RE: [RFC PATCH 03/10] iommu/vt-d: Allocate groups for mediated devices

From: Tian, Kevin
Date: Tue Jul 24 2018 - 22:17:10 EST

> From: Jean-Philippe Brucker
> Sent: Tuesday, July 24, 2018 7:31 PM
> Hi Baolu,
> On 24/07/18 03:22, Lu Baolu wrote:
> > Hi,
> >
> > On 07/23/2018 12:44 PM, Liu, Yi L wrote:
> >>> From: Lu Baolu []
> >>> Sent: Sunday, July 22, 2018 2:09 PM
> >>>
> >>> With the Intel IOMMU supporting PASID granularity isolation and
> protection, a
> >>> mediated device could be isolated and protected by an IOMMU unit.
> We need to
> >>> allocate a new group instead of a PCI group.
> >> Existing vfio mdev framework also allocates an iommu group for
> mediate device.
> >>
> >> mdev_probe()
> >> |_ mdev_attach_iommu()
> >> |_ iommu_group_alloc()
> >
> > When external components ask iommu to allocate a group for a device,
> > it will call pci_device_group in Intel IOMMU driver's @device_group
> > callback. In another word, current Intel IOMMU driver doesn't aware
> > the mediated device and treat all devices as PCI ones. This patch
> > extends the @device_group call back to make it aware of a mediated
> > device.
> I agree that allocating two groups for an mdev seems strange, and in my
> opinion we shouldn't export the notion of mdev to IOMMU drivers.
> Otherwise each driver will have to add its own "dev_is_mdev()" special
> cases, which will get messy in the long run. Besides, the macro is
> currently private, and to be exported it should be wrapped in
> symbol_get/put(mdev_bus_type).

There is only one group per mdev, but I agree that avoiding mdev
awareness in IOMMU driver is definitely good... We didn't find a
good way before, which is why current RFC was implemented that

> There is another way: as we're planning to add a generic pasid_alloc()
> function to the IOMMU API, the mdev module itself could allocate a
> default PASID for each mdev by calling pasid_alloc() on the mdev's
> parent, and then do map()/unmap() with that PASID. This way we don't
> have to add IOMMU ops to the mdev bus, everything can still be done
> using the ops of the parent. And IOMMU drivers "only" have to implement
> PASID ops, which will be reused by drivers other than mdev.

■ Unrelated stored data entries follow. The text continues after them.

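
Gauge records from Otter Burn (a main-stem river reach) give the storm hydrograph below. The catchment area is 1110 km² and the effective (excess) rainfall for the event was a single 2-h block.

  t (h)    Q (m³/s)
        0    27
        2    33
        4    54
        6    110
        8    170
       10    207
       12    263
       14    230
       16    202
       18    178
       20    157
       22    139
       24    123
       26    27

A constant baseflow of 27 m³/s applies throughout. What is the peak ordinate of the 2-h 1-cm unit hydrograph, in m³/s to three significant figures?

U_p ≈ 236 m³/s

Direct runoff: 0.0, 6.0, 27.0, 83.0, 143.0, 180.0, 236.0, 203.0, 175.0, 151.0, 130.0, 112.0, 96.0, 0.0 m³/s; ΣQ_DR = 1542 m³/s, peak = 236.0 m³/s.
Runoff depth d = ΣQ_DR·Δt / A = 1542 × 7200 / (1110 km²) = 10.00 mm.
The 1-cm UH is the DRH scaled by (10 mm)/d, so U_p = 236.0 × 10/10.00 = 236 m³/s.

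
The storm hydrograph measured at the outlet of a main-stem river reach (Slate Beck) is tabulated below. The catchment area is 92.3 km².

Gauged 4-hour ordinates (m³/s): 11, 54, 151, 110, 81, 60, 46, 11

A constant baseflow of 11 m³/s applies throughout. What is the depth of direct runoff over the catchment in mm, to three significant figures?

d ≈ 68.0 mm

Direct runoff: 0.0, 43.0, 140.0, 99.0, 70.0, 49.0, 35.0, 0.0 m³/s; ΣQ_DR = 436.0 m³/s.
V = ΣQ_DR · Δt = 436.0 × 14400 s = 6.278 × 10^6 m³.
Over A = 92.3 km², depth = V / A = 68.0 mm.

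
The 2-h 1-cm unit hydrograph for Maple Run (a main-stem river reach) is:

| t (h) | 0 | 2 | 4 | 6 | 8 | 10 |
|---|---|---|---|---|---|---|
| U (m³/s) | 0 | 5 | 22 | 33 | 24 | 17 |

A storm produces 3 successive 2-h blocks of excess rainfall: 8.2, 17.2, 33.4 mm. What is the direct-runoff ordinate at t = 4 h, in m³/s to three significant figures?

Q ≈ 26.6 m³/s

By discrete convolution, Q_j = Σ (P_i / 10 mm) · U_{j−i}.
At t = 4 h (j=2): Q = (8.2/10)·22 + (17.2/10)·5 + (33.4/10)·0 = 26.6 m³/s.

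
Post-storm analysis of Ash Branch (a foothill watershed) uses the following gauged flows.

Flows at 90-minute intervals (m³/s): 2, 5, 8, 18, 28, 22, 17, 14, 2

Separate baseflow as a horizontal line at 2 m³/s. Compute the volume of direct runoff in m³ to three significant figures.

Direct-runoff ordinates (Q − Q_b): 0.0, 3.0, 6.0, 16.0, 26.0, 20.0, 15.0, 12.0, 0.0 m³/s.
ΣQ_DR = 98.00 m³/s.
With Δt = 1.5 h = 5400 s, V = ΣQ_DR · Δt = 98.00 × 5400 = 5.29 × 10^5 m³.

V ≈ 5.29 × 10^5 m³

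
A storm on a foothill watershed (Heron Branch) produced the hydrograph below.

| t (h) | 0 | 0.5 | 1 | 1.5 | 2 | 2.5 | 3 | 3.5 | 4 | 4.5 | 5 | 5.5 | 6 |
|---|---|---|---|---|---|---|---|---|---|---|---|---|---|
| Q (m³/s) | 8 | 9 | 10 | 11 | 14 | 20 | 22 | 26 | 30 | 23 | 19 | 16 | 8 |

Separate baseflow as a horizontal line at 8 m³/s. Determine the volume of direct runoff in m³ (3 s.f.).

V ≈ 2.02 × 10^5 m³

Direct-runoff ordinates (Q − Q_b): 0.0, 1.0, 2.0, 3.0, 6.0, 12.0, 14.0, 18.0, 22.0, 15.0, 11.0, 8.0, 0.0 m³/s.
ΣQ_DR = 112.0 m³/s.
With Δt = 0.5 h = 1800 s, V = ΣQ_DR · Δt = 112.0 × 1800 = 2.02 × 10^5 m³.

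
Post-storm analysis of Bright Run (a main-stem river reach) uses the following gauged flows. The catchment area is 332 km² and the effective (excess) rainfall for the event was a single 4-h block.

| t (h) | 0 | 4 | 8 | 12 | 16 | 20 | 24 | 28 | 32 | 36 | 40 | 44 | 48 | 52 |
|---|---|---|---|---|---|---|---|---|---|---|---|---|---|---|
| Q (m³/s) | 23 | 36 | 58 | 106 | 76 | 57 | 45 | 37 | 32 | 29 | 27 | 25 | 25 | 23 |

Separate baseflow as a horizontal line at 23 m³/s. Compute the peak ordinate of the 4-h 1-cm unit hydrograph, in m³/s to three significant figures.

U_p ≈ 69.1 m³/s

Direct runoff: 0.0, 13.0, 35.0, 83.0, 53.0, 34.0, 22.0, 14.0, 9.0, 6.0, 4.0, 2.0, 2.0, 0.0 m³/s; ΣQ_DR = 277.0 m³/s, peak = 83.0 m³/s.
Runoff depth d = ΣQ_DR·Δt / A = 277.0 × 14400 / (332 km²) = 12.01 mm.
The 1-cm UH is the DRH scaled by (10 mm)/d, so U_p = 83.0 × 10/12.01 = 69.1 m³/s.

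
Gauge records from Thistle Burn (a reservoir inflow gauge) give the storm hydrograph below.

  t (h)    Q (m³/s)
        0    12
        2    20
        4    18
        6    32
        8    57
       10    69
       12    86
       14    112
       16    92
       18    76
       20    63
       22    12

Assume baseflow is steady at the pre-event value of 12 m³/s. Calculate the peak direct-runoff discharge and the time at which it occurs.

Subtracting baseflow gives direct-runoff ordinates: 0.0, 8.0, 6.0, 20.0, 45.0, 57.0, 74.0, 100.0, 80.0, 64.0, 51.0, 0.0 m³/s.
The maximum is 100.0 m³/s, occurring at the reading for t = 14 h.

Q_p = 100.0 m³/s at t = 14 h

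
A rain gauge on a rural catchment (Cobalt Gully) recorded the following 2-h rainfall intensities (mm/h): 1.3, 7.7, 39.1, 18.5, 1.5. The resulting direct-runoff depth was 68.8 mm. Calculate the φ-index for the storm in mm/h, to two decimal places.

φ ≈ 11.60 mm/h

Only the 2 blocks with intensity above φ contribute runoff: 39.1, 18.5 mm/h.
Σ(I−φ)·Δt = d  ⇒  (39.1+18.5 − 2φ)·2 = 68.8
φ = (57.60 − 68.8/2) / 2 = 11.60 mm/h.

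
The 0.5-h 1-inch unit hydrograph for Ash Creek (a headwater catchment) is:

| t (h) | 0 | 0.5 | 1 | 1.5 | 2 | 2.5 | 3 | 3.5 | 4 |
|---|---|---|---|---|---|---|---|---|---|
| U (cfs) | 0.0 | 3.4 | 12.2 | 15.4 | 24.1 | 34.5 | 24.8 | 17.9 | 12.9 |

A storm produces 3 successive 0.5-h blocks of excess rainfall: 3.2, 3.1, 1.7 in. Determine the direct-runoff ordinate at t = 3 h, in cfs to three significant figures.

By discrete convolution, Q_j = Σ (P_i / 1 in) · U_{j−i}.
At t = 3 h (j=6): Q = (3.2/1)·24.8 + (3.1/1)·34.5 + (1.7/1)·24.1 = 227 cfs.

Q ≈ 227 cfs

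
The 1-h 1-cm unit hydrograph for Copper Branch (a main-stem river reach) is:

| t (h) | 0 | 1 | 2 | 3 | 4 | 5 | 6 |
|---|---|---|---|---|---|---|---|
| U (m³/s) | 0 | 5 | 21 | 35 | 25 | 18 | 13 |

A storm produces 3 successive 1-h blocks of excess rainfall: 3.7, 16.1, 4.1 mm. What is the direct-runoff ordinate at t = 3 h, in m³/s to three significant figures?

By discrete convolution, Q_j = Σ (P_i / 10 mm) · U_{j−i}.
At t = 3 h (j=3): Q = (3.7/10)·35 + (16.1/10)·21 + (4.1/10)·5 = 48.8 m³/s.

Q ≈ 48.8 m³/s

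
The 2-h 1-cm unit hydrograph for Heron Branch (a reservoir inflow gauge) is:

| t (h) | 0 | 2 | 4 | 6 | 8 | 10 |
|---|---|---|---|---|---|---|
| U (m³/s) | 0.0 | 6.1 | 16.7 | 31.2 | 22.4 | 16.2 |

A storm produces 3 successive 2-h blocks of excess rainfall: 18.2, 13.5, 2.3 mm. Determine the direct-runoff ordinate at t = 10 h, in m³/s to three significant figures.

By discrete convolution, Q_j = Σ (P_i / 10 mm) · U_{j−i}.
At t = 10 h (j=5): Q = (18.2/10)·16.2 + (13.5/10)·22.4 + (2.3/10)·31.2 = 66.9 m³/s.

Q ≈ 66.9 m³/s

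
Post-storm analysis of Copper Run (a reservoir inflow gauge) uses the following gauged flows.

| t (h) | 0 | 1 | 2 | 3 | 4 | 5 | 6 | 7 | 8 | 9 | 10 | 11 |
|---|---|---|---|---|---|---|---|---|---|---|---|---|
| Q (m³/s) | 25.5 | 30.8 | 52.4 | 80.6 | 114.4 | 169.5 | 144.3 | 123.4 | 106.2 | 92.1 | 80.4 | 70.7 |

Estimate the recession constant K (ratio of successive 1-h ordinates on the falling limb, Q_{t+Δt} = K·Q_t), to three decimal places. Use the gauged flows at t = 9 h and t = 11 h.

Using the recession-limb readings at t = 9 h and t = 11 h: Q falls from 92.1 to 70.7 m³/s over 2 intervals.
K = (Q₂/Q₁)^(1/2) = (70.7/92.1)^(1/2) = 0.876.

K ≈ 0.876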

yes, PASID is more general abstraction than mdev. However there is
one problem. Please note with new scalable mode now PASID is not
used just for SVA. You can do 1st-level, 2nd-level and nested in PASID
granularity, meaning each PASID can be bound to an unique iommu
domain. However today IOMMU driver allows only one iommu_domain
per device. If we simply install allocated PASID to parent device, we
should also remove that iommu_domain limitation. Is it the way that
we want to pursue?

mdev avoids such problem as it introduces a separate device...

> The allocated PASID also needs to be installed into the parent device.
> If the mdev module knows the PASID, we can do that by adding
> set_pasid(mdev, pasid) and clear_pasid(mdev, pasid) operations to
> mdev_parent_ops.